So, I recently had a birthday.
Birthdays always find me in an introspective state of mind. I think about the past year of my life, which gets me thinking about other memories and events that shaped me, that created the man who writes these words on a laptop today.
As an artist, I’m sure that I am not unique in this position. As a human being of a certain age, I am sure that I am in like company when it comes to this acknowledgement concerning the passage of time.
So, during this rumination, I’m also thinking about my next post for the blog when I came across this article from the New York Times:
Thank you, universe, for sparking my impetus.
My “click bait” headline when I posted this article through my various platforms was:
“Not only will my work not escape it, I lean into it…”
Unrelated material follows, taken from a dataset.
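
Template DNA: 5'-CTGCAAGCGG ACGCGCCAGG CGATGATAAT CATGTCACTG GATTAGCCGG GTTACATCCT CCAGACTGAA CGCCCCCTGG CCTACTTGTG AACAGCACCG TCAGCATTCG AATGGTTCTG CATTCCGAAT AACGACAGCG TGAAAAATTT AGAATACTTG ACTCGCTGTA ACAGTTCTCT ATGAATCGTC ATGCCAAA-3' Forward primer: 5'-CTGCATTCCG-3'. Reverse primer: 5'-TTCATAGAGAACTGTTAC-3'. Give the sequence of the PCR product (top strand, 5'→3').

5'-CTGCATTCCGAATAACGACAGCGTGAAAAATTTAGAATACTTGACTCGCTGTAACAGTTCTCTATGAA-3'

The forward primer matches the template at positions 118–127.
Taking the reverse complement of TTCATAGAGAACTGTTAC gives GTAACAGTTCTCTATGAA, found at positions 168–185 on the template; the primer anneals here to the top strand with its 3' end pointing upstream.
The product is the template from position 118 through 185 (68 bp).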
The fact is that as a creator of color, your work is already political. The nature of America made it political. Even the attempt to be apolitical is a political stance. Unfortunately, it can’t be avoided. So, why try and placate an audience that already views you through a certain lens? Be unapologetic and authentic in your creation. The nature of art is to be provocative, to elicit a feeling, an emotion. Don’t avoid it. Lean into it. That’s my philosophy…
I’m not saying that there is a specific vision of what “Black” writing is. Not only is that an extremely myopic vision, and completely arrogant to assume, but that also plays into viewing yourself through the “other’s” lens.
What I am saying is that the color of our skin makes everything we do political. We can’t escape that. What we can, and must do, is simply be artists. Our skin color and culture do not limit us… It enhances us. So, why try to hide? Why be ashamed? Be diverse! Write or draw whatever you want! But, also be proud and unapologetic of whom you are as a creator. Every example of Creators of Color, from Richard Wright to Zora Neale Hurston to Donald Goines to Kevin Grevioux to N. K. Jemisin to David Durham figured that out. All of them diverse in their thinking and subject matter. All of them Black. And, because they are Black, the other will always think there is an underlying agenda to their work, which makes their work political.
What part of my saying “be diverse” is confusing to you?
Ultimately, I don’t create for anyone’s approval but my own. Richard Wright didn’t create for anyone else’s approval but his own. I create to celebrate my culture and my people. Comic books are my medium. Because of this, and because of the color of my skin, my work will always be perceived as political… And, I don’t care. In fact, if my work changes a point of view, then I’ve succeeded as a creator.
That’s why we have diverse voices.
I am a fan of Richard Wright’s work as well as Octavia Butler as well as Donald Goines as well as Wole Soyinka as well as Christopher Priest. In short, I read different Black writers with different points of view and diverse voices depicting their unique observation of the human condition. Each one, because they are Black, these authors are considered political writers simply because of their skin color. My voice is unique from theirs, but my skin color is not. Therefore, I am a political artist as well, not because I write about slavery or the ghetto (because I don’t), but because of who I am. I am simply not ashamed of being considered a political artist. In fact, I use my platform, my culture and my voice to inform my craft. The first rule of writing is “Write what you know.” That is simply what I do…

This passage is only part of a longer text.